There are a lot of people like me who are enthusiastic about 3D printing and hardware. We always have something to share about robots and technology. Dan is especially enthusiastic as well, he likes to share new tech articles on his LinkedIn. Dan also talked to me about a side project with Sigfox, so I thought it was a great opportunity to work with a company.

What is a challenging aspect of being part of the Robotics Lab Team?

Dan asks a lot from us but I think that is normal. He wants us to have passion and to put in the same hours upstairs as we do in the Robotics Lab. I try to split my time between robotics and cadet work. You can’t stop climbing, the gamification is too strong.

Tell us more about the Robotics Lab projects you are involved with:

I was involved with Mycotronics, I was designing the web user interface. Right now Dan wants us to work on the robotics website.
A bigger project involves EMG, where it is kind of sensing your thoughts through your nerves and muscles that move when you aren’t speaking. Right now we are just collecting the data, with Harrison speaking the 6 words and thinking the 6 words. So we are waiting to see the results of that.

How do you find help with your projects?

I find help everywhere, and I ask everyone, even people who aren’t part of the Robotics Lab team. I have a friend, Alex, who is really good at web development and javascript so I asked him for help. It was better than just looking at Google because the answers online were too broad. People were using different frameworks, even if it is just javascript there are a lot of different components. So it is really good to have a person look at your code and see what you can add to it and make it work without trying to take out half the code and replacing it. He was really helpful with my project. After I made it work, I used to spend hours with just one function. When you understand how it works you can redo the whole thing in less than 2 hours, so it’s a really good experience.

What do you like best about 42?

The environment, the way we learn. I would say the opportunities here. There are a lot of opportunities, people share a lot of stuff in slack and you can make a lot of connections when you are here. And it is not that easy when you are working. The office I worked in before coming to 42 had around 10 people, so my networking space was small. I really like corrections because you can meet a new person and ask what they are doing. It is a more natural way of meeting someone.

What is the most challenging aspect?

I guess because it is very self-paced, you need to practice time management. Otherwise, it is easy to drift off and not work. So that is what I like about the Robotics Lab. It forces us to be there and Dan is strict about time, but I think that is a good thing. In the real workplace, and I worked for 3 years so I know, time management is a good habit to develop.

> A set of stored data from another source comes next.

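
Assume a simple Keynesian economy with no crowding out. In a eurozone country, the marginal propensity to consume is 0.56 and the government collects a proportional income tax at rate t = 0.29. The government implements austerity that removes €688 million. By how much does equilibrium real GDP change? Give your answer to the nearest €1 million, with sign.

−€1,142 million

Expenditure multiplier = 1/(1 − c(1−t)) = 1/(1 − 0.56×0.71) = 1/0.6024 ≈ 1.66.
ΔY = k × ΔG = (−€688 million) / 0.6024 ≈ −€1,142 million.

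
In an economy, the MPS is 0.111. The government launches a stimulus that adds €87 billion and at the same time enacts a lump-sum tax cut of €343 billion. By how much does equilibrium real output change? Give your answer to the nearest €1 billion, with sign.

+€3,531 billion

MPC = 1 − MPS = 1 − 0.111 = 0.889.
Expenditure multiplier = 1/(1 − MPC) = 1/(1 − 0.889) = 1/0.111 ≈ 9.009.
ΔG contributes k·ΔG = (+€87 billion) / 0.111 ≈ +€783.8 billion.
ΔT of −€343 billion changes first-round spending by −c·ΔT = +€304.927 billion, contributing k·(−c·ΔT) = (+€304.927 billion) / 0.111 ≈ +€2,747.1 billion.
Net ΔY = k(ΔG − c·ΔT) = (+€391.927 billion) / 0.111 ≈ +€3,531 billion.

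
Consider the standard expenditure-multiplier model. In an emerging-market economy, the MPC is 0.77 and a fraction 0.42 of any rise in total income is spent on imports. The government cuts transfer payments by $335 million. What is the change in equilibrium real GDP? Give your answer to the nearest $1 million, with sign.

−$397 million

The transfer change shifts disposable income by −$335 million, so first-round consumption changes by c·ΔTR = 0.77 × (−$335 million) = −$257.95 million.
Expenditure multiplier = 1/(1 − c + m) = 1/(1 − 0.77 + 0.42) = 1/0.65 ≈ 1.538.
The transfer multiplier is c × k ≈ 1.185, so ΔY = k × (c·ΔTR) = (−$257.95 million) / 0.65 ≈ −$397 million.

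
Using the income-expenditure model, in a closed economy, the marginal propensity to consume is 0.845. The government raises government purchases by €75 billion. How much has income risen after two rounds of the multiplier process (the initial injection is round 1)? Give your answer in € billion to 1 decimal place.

Round 1 adds ΔG = €75 billion; each later round is MPC = 0.845 times the previous.
After 2 rounds: 75 + 63.375 = ΔG·(1 − c^2)/(1 − c) = 75 × (1 − 0.714025)/0.155 ≈ €138.4 billion.

€138.4 billion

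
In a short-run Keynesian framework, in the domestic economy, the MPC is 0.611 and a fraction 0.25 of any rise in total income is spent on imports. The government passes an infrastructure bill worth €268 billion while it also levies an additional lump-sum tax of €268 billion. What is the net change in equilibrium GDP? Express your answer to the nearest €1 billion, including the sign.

+€163 billion

Expenditure multiplier = 1/(1 − c + m) = 1/(1 − 0.611 + 0.25) = 1/0.639 ≈ 1.565.
ΔG contributes k·ΔG = (+€268 billion) / 0.639 ≈ +€419.4 billion.
ΔT of +€268 billion changes first-round spending by −c·ΔT = −€163.748 billion, contributing k·(−c·ΔT) = (−€163.748 billion) / 0.639 ≈ −€256.3 billion.
Net ΔY = k(ΔG − c·ΔT) = (+€104.252 billion) / 0.639 ≈ +€163 billion.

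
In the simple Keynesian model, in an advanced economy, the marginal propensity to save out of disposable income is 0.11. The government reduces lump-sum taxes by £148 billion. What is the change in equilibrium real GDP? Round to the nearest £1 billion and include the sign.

MPC = 1 − MPS = 1 − 0.11 = 0.89.
A lump-sum tax change of −£148 billion shifts disposable income by +£148 billion; first-round consumption changes by −c × ΔT = −0.89 × (−£148 billion) = +£131.72 billion.
Expenditure multiplier = 1/(1 − MPC) = 1/(1 − 0.89) = 1/0.11 ≈ 9.091.
The tax multiplier is −c × k ≈ −8.091, so ΔY = k × (−c·ΔT) = (+£131.72 billion) / 0.11 ≈ +£1,197 billion.

+£1,197 billion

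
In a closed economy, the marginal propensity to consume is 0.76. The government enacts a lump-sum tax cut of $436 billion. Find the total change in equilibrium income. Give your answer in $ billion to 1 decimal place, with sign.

A lump-sum tax change of −$436 billion shifts disposable income by +$436 billion; first-round consumption changes by −c × ΔT = −0.76 × (−$436 billion) = +$331.36 billion.
Expenditure multiplier = 1/(1 − MPC) = 1/(1 − 0.76) = 1/0.24 ≈ 4.167.
The tax multiplier is −c × k ≈ −3.167, so ΔY = k × (−c·ΔT) = (+$331.36 billion) / 0.24 ≈ +$1,380.7 billion.

+$1,380.7 billion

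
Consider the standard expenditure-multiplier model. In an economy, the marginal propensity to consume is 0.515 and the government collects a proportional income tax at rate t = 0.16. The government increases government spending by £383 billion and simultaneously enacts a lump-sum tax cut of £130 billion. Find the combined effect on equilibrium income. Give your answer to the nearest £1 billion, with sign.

Expenditure multiplier = 1/(1 − c(1−t)) = 1/(1 − 0.515×0.84) = 1/0.5674 ≈ 1.762.
ΔG contributes k·ΔG = (+£383 billion) / 0.5674 ≈ +£675 billion.
ΔT of −£130 billion changes first-round spending by −c·ΔT = +£66.95 billion, contributing k·(−c·ΔT) = (+£66.95 billion) / 0.5674 ≈ +£118 billion.
Net ΔY = k(ΔG − c·ΔT) = (+£449.95 billion) / 0.5674 ≈ +£793 billion.

+£793 billion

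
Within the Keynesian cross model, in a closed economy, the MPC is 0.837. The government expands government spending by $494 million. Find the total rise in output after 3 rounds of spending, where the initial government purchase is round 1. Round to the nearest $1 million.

Round 1 adds ΔG = $494 million; each later round is MPC = 0.837 times the previous.
After 3 rounds: 494 + 413.478 + 346.081086 = ΔG·(1 − c^3)/(1 − c) = 494 × (1 − 0.586376253)/0.163 ≈ $1,254 million.

$1,254 million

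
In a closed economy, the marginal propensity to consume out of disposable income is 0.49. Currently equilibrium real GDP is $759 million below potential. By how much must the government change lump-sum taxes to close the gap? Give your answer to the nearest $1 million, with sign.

−$790 million

Spending multiplier = 1/(1 − MPC) = 1/(1 − 0.49) = 1/0.51 ≈ 1.961.
Tax multiplier = −c·k = −0.49/0.51 ≈ −0.961. Need ΔY = +$759 million, so ΔT = ΔY/(−c·k) = −(+$759 million) × 0.51 / 0.49 ≈ −$790 million.
The government should cut lump-sum taxes by $790 million.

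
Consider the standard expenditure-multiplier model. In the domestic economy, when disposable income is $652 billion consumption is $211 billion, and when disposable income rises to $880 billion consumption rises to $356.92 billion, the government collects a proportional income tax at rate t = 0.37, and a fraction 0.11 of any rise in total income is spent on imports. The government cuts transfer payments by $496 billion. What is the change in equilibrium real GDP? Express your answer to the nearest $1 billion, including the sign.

MPC = ΔC/ΔYd = (356.92 − 211)/(880 − 652) = 145.92/228 = 0.64.
The transfer change shifts disposable income by −$496 billion, so first-round consumption changes by c·ΔTR = 0.64 × (−$496 billion) = −$317.44 billion.
Expenditure multiplier = 1/(1 − c(1−t) + m) = 1/(1 − 0.64×0.63 + 0.11) = 1/0.7068 ≈ 1.415.
The transfer multiplier is c × k ≈ 0.905, so ΔY = k × (c·ΔTR) = (−$317.44 billion) / 0.7068 ≈ −$449 billion.

−$449 billion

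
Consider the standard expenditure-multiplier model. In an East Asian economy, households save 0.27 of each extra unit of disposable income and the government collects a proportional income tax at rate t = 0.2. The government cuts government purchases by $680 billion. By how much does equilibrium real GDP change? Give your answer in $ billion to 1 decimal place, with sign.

−$1,634.6 billion

MPC = 1 − MPS = 1 − 0.27 = 0.73.
Government-spending multiplier = 1/(1 − c(1−t)) = 1/(1 − 0.73×0.8) = 1/0.416 ≈ 2.404.
ΔY = k × ΔG = (−$680 billion) / 0.416 ≈ −$1,634.6 billion.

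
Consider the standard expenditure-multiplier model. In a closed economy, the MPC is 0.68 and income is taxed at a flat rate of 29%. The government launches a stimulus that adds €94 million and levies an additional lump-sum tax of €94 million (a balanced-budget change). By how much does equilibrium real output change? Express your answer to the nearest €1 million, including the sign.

Expenditure multiplier = 1/(1 − c(1−t)) = 1/(1 − 0.68×0.71) = 1/0.5172 ≈ 1.933.
ΔG contributes k·ΔG = (+€94 million) / 0.5172 ≈ +€181.7 million.
ΔT of +€94 million changes first-round spending by −c·ΔT = −€63.92 million, contributing k·(−c·ΔT) = (−€63.92 million) / 0.5172 ≈ −€123.6 million.
Net ΔY = k(ΔG − c·ΔT) = (+€30.08 million) / 0.5172 ≈ +€58 million.

+€58 million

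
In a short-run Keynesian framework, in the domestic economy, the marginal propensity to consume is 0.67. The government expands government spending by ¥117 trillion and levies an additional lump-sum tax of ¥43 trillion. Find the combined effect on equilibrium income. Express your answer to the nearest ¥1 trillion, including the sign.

Expenditure multiplier = 1/(1 − MPC) = 1/(1 − 0.67) = 1/0.33 ≈ 3.03.
ΔG contributes k·ΔG = (+¥117 trillion) / 0.33 ≈ +¥354.5 trillion.
ΔT of +¥43 trillion changes first-round spending by −c·ΔT = −¥28.81 trillion, contributing k·(−c·ΔT) = (−¥28.81 trillion) / 0.33 ≈ −¥87.3 trillion.
Net ΔY = k(ΔG − c·ΔT) = (+¥88.19 trillion) / 0.33 ≈ +¥267 trillion.

+¥267 trillion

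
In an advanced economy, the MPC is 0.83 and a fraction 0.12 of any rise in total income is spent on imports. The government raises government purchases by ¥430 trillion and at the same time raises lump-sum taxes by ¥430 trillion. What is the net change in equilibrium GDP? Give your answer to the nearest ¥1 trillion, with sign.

+¥252 trillion

Expenditure multiplier = 1/(1 − c + m) = 1/(1 − 0.83 + 0.12) = 1/0.29 ≈ 3.448.
ΔG contributes k·ΔG = (+¥430 trillion) / 0.29 ≈ +¥1,482.8 trillion.
ΔT of +¥430 trillion changes first-round spending by −c·ΔT = −¥356.9 trillion, contributing k·(−c·ΔT) = (−¥356.9 trillion) / 0.29 ≈ −¥1,230.7 trillion.
Net ΔY = k(ΔG − c·ΔT) = (+¥73.1 trillion) / 0.29 ≈ +¥252 trillion.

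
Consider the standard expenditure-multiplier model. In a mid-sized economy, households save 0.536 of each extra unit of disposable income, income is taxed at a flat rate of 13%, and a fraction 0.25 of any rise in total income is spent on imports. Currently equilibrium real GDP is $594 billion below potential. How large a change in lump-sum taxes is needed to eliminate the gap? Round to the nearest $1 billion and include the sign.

−$1,083 billion

MPC = 1 − MPS = 1 − 0.536 = 0.464.
Spending multiplier = 1/(1 − c(1−t) + m) = 1/(1 − 0.464×0.87 + 0.25) = 1/0.84632 ≈ 1.182.
Tax multiplier = −c·k = −0.464/0.84632 ≈ −0.548. Need ΔY = +$594 billion, so ΔT = ΔY/(−c·k) = −(+$594 billion) × 0.84632 / 0.464 ≈ −$1,083 billion.
The government should cut lump-sum taxes by $1,083 billion.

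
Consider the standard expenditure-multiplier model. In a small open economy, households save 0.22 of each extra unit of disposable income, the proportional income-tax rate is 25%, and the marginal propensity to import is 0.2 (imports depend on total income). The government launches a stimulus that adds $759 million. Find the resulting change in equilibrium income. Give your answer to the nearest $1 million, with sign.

+$1,234 million

MPC = 1 − MPS = 1 − 0.22 = 0.78.
Government-spending multiplier = 1/(1 − c(1−t) + m) = 1/(1 − 0.78×0.75 + 0.2) = 1/0.615 ≈ 1.626.
ΔY = k × ΔG = (+$759 million) / 0.615 ≈ +$1,234 million.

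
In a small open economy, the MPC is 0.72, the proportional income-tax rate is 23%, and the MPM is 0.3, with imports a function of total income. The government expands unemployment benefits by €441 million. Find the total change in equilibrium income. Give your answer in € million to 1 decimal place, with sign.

The transfer change shifts disposable income by +€441 million, so first-round consumption changes by c·ΔTR = 0.72 × (+€441 million) = +€317.52 million.
Expenditure multiplier = 1/(1 − c(1−t) + m) = 1/(1 − 0.72×0.77 + 0.3) = 1/0.7456 ≈ 1.341.
The transfer multiplier is c × k ≈ 0.966, so ΔY = k × (c·ΔTR) = (+€317.52 million) / 0.7456 ≈ +€425.9 million.

+€425.9 million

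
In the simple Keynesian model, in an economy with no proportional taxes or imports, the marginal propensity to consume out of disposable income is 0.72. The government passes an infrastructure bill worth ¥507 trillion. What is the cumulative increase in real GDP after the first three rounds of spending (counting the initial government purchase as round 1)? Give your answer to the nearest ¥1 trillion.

Round 1 adds ΔG = ¥507 trillion; each later round is MPC = 0.72 times the previous.
After 3 rounds: 507 + 365.04 + 262.8288 = ΔG·(1 − c^3)/(1 − c) = 507 × (1 − 0.373248)/0.28 ≈ ¥1,135 trillion.

¥1,135 trillion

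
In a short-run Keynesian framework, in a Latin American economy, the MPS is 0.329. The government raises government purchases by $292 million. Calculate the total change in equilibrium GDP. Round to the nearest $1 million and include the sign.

MPC = 1 − MPS = 1 − 0.329 = 0.671.
Expenditure multiplier = 1/(1 − MPC) = 1/(1 − 0.671) = 1/0.329 ≈ 3.04.
ΔY = k × ΔG = (+$292 million) / 0.329 ≈ +$888 million.

+$888 million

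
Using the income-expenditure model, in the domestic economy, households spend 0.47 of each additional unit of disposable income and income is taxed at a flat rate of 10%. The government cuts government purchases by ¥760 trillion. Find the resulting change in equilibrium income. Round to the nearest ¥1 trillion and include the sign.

Government-spending multiplier = 1/(1 − c(1−t)) = 1/(1 − 0.47×0.9) = 1/0.577 ≈ 1.733.
ΔY = k × ΔG = (−¥760 trillion) / 0.577 ≈ −¥1,317 trillion.

−¥1,317 trillion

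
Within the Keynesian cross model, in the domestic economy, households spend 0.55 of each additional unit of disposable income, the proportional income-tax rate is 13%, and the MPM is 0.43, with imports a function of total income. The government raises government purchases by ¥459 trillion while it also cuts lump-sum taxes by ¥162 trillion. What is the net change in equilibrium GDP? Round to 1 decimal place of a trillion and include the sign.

Expenditure multiplier = 1/(1 − c(1−t) + m) = 1/(1 − 0.55×0.87 + 0.43) = 1/0.9515 ≈ 1.051.
ΔG contributes k·ΔG = (+¥459 trillion) / 0.9515 ≈ +¥482.4 trillion.
ΔT of −¥162 trillion changes first-round spending by −c·ΔT = +¥89.1 trillion, contributing k·(−c·ΔT) = (+¥89.1 trillion) / 0.9515 ≈ +¥93.6 trillion.
Net ΔY = k(ΔG − c·ΔT) = (+¥548.1 trillion) / 0.9515 ≈ +¥576 trillion.

+¥576.0 trillion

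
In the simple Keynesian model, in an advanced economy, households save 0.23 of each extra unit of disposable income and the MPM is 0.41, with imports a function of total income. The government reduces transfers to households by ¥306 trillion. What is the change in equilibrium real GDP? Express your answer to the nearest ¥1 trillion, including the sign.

−¥368 trillion

MPC = 1 − MPS = 1 − 0.23 = 0.77.
The transfer change shifts disposable income by −¥306 trillion, so first-round consumption changes by c·ΔTR = 0.77 × (−¥306 trillion) = −¥235.62 trillion.
Expenditure multiplier = 1/(1 − c + m) = 1/(1 − 0.77 + 0.41) = 1/0.64 ≈ 1.563.
The transfer multiplier is c × k ≈ 1.203, so ΔY = k × (c·ΔTR) = (−¥235.62 trillion) / 0.64 ≈ −¥368 trillion.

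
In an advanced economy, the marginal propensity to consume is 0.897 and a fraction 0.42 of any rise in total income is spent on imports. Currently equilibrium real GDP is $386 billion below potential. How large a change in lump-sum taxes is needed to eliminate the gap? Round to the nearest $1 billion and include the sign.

Spending multiplier = 1/(1 − c + m) = 1/(1 − 0.897 + 0.42) = 1/0.523 ≈ 1.912.
Tax multiplier = −c·k = −0.897/0.523 ≈ −1.715. Need ΔY = +$386 billion, so ΔT = ΔY/(−c·k) = −(+$386 billion) × 0.523 / 0.897 ≈ −$225 billion.
The government should cut lump-sum taxes by $225 billion.

−$225 billion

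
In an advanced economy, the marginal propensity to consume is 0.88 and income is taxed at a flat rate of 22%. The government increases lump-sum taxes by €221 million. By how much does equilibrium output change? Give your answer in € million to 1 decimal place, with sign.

A lump-sum tax change of +€221 million shifts disposable income by −€221 million; first-round consumption changes by −c × ΔT = −0.88 × (+€221 million) = −€194.48 million.
Expenditure multiplier = 1/(1 − c(1−t)) = 1/(1 − 0.88×0.78) = 1/0.3136 ≈ 3.189.
The tax multiplier is −c × k ≈ −2.806, so ΔY = k × (−c·ΔT) = (−€194.48 million) / 0.3136 ≈ −€620.2 million.

−€620.2 million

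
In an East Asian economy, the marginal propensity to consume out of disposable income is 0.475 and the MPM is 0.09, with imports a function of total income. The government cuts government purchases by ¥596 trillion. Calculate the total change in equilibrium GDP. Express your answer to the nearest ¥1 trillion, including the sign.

Expenditure multiplier = 1/(1 − c + m) = 1/(1 − 0.475 + 0.09) = 1/0.615 ≈ 1.626.
ΔY = k × ΔG = (−¥596 trillion) / 0.615 ≈ −¥969 trillion.

−¥969 trillion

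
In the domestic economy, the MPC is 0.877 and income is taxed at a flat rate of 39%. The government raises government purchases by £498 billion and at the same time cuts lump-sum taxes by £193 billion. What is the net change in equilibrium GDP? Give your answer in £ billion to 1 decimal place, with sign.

Expenditure multiplier = 1/(1 − c(1−t)) = 1/(1 − 0.877×0.61) = 1/0.46503 ≈ 2.15.
ΔG contributes k·ΔG = (+£498 billion) / 0.46503 ≈ +£1,070.9 billion.
ΔT of −£193 billion changes first-round spending by −c·ΔT = +£169.261 billion, contributing k·(−c·ΔT) = (+£169.261 billion) / 0.46503 ≈ +£364 billion.
Net ΔY = k(ΔG − c·ΔT) = (+£667.261 billion) / 0.46503 ≈ +£1,434.9 billion.

+£1,434.9 billion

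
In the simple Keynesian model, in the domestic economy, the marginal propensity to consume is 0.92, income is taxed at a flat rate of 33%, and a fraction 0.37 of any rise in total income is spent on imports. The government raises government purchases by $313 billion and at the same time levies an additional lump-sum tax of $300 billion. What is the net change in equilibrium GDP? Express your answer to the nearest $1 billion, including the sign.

Expenditure multiplier = 1/(1 − c(1−t) + m) = 1/(1 − 0.92×0.67 + 0.37) = 1/0.7536 ≈ 1.327.
ΔG contributes k·ΔG = (+$313 billion) / 0.7536 ≈ +$415.3 billion.
ΔT of +$300 billion changes first-round spending by −c·ΔT = −$276 billion, contributing k·(−c·ΔT) = (−$276 billion) / 0.7536 ≈ −$366.2 billion.
Net ΔY = k(ΔG − c·ΔT) = (+$37 billion) / 0.7536 ≈ +$49 billion.

+$49 billion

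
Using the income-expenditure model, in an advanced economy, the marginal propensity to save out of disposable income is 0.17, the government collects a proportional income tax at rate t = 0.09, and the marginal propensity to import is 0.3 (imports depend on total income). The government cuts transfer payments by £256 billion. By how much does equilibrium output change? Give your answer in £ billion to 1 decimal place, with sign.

−£390.1 billion

MPC = 1 − MPS = 1 − 0.17 = 0.83.
The transfer change shifts disposable income by −£256 billion, so first-round consumption changes by c·ΔTR = 0.83 × (−£256 billion) = −£212.48 billion.
Expenditure multiplier = 1/(1 − c(1−t) + m) = 1/(1 − 0.83×0.91 + 0.3) = 1/0.5447 ≈ 1.836.
The transfer multiplier is c × k ≈ 1.524, so ΔY = k × (c·ΔTR) = (−£212.48 billion) / 0.5447 ≈ −£390.1 billion.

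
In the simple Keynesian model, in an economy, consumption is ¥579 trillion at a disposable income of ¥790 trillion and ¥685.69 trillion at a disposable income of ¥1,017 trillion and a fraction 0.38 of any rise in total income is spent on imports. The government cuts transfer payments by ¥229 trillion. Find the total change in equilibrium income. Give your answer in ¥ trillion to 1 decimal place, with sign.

−¥118.3 trillion

MPC = ΔC/ΔYd = (685.69 − 579)/(1,017 − 790) = 106.69/227 = 0.47.
The transfer change shifts disposable income by −¥229 trillion, so first-round consumption changes by c·ΔTR = 0.47 × (−¥229 trillion) = −¥107.63 trillion.
Expenditure multiplier = 1/(1 − c + m) = 1/(1 − 0.47 + 0.38) = 1/0.91 ≈ 1.099.
The transfer multiplier is c × k ≈ 0.516, so ΔY = k × (c·ΔTR) = (−¥107.63 trillion) / 0.91 ≈ −¥118.3 trillion.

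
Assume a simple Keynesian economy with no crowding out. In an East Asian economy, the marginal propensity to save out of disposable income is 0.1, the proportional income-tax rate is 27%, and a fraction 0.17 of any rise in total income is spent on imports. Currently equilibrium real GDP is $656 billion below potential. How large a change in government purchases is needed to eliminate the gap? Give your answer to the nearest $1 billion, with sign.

+$337 billion

MPC = 1 − MPS = 1 − 0.1 = 0.9.
Spending multiplier = 1/(1 − c(1−t) + m) = 1/(1 − 0.9×0.73 + 0.17) = 1/0.513 ≈ 1.949.
Need ΔY = +$656 billion, so ΔG = ΔY/k = (+$656 billion) × 0.513 ≈ +$337 billion.
The government should increase government purchases by $337 billion.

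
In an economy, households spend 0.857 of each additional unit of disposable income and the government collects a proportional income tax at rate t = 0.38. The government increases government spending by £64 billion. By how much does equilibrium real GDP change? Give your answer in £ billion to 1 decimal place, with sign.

Spending multiplier = 1/(1 − c(1−t)) = 1/(1 − 0.857×0.62) = 1/0.46866 ≈ 2.134.
ΔY = k × ΔG = (+£64 billion) / 0.46866 ≈ +£136.6 billion.

+£136.6 billion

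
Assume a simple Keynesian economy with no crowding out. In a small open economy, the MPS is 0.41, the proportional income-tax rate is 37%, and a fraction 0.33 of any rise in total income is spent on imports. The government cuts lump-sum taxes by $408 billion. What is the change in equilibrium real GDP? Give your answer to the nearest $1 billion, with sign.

+$251 billion

MPC = 1 − MPS = 1 − 0.41 = 0.59.
A lump-sum tax change of −$408 billion shifts disposable income by +$408 billion; first-round consumption changes by −c × ΔT = −0.59 × (−$408 billion) = +$240.72 billion.
Expenditure multiplier = 1/(1 − c(1−t) + m) = 1/(1 − 0.59×0.63 + 0.33) = 1/0.9583 ≈ 1.044.
The tax multiplier is −c × k ≈ −0.616, so ΔY = k × (−c·ΔT) = (+$240.72 billion) / 0.9583 ≈ +$251 billion.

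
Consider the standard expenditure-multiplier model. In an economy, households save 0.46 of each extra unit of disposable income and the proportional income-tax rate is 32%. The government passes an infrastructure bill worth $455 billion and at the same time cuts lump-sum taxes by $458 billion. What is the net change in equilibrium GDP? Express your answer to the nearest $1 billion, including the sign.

MPC = 1 − MPS = 1 − 0.46 = 0.54.
Expenditure multiplier = 1/(1 − c(1−t)) = 1/(1 − 0.54×0.68) = 1/0.6328 ≈ 1.58.
ΔG contributes k·ΔG = (+$455 billion) / 0.6328 ≈ +$719 billion.
ΔT of −$458 billion changes first-round spending by −c·ΔT = +$247.32 billion, contributing k·(−c·ΔT) = (+$247.32 billion) / 0.6328 ≈ +$390.8 billion.
Net ΔY = k(ΔG − c·ΔT) = (+$702.32 billion) / 0.6328 ≈ +$1,110 billion.

+$1,110 billion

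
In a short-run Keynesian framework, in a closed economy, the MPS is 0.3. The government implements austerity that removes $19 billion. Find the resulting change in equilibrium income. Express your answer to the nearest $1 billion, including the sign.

MPC = 1 − MPS = 1 − 0.3 = 0.7.
Expenditure multiplier = 1/(1 − MPC) = 1/(1 − 0.7) = 1/0.3 ≈ 3.333.
ΔY = k × ΔG = (−$19 billion) / 0.3 ≈ −$63 billion.

−$63 billion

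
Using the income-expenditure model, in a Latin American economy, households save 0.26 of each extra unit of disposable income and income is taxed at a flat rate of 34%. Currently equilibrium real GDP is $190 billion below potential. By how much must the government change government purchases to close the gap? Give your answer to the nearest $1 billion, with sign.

MPC = 1 − MPS = 1 − 0.26 = 0.74.
Spending multiplier = 1/(1 − c(1−t)) = 1/(1 − 0.74×0.66) = 1/0.5116 ≈ 1.955.
Need ΔY = +$190 billion, so ΔG = ΔY/k = (+$190 billion) × 0.5116 ≈ +$97 billion.
The government should increase government purchases by $97 billion.

+$97 billion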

What do you like to do in the Bay Area?

The beach, I like it because you can see the stars. One time I could see the milky way at Moss Landing. I really like hiking as well because the landscape here is so different from Taiwan. Around here in Coyote Hills and Mission Peak, you can see the entire landscape because there aren’t as many trees or forests obstructing your view.

What is your dream job?

A remote job. I like to go to other places, and the best way to travel and go wherever I want is to get a remote job. I would like to do some website development, UX UI. Machine learning is something I am really interested in as well.

What is your favorite quote?

From The Found and the Lost: The Collected Novellas of Ursula K. Le Guin. I really like a sentence that I relate to, “A small smile for both triumph and defeat.”It tells us both to be humble when we win, and have the strength to keep going after we have lost.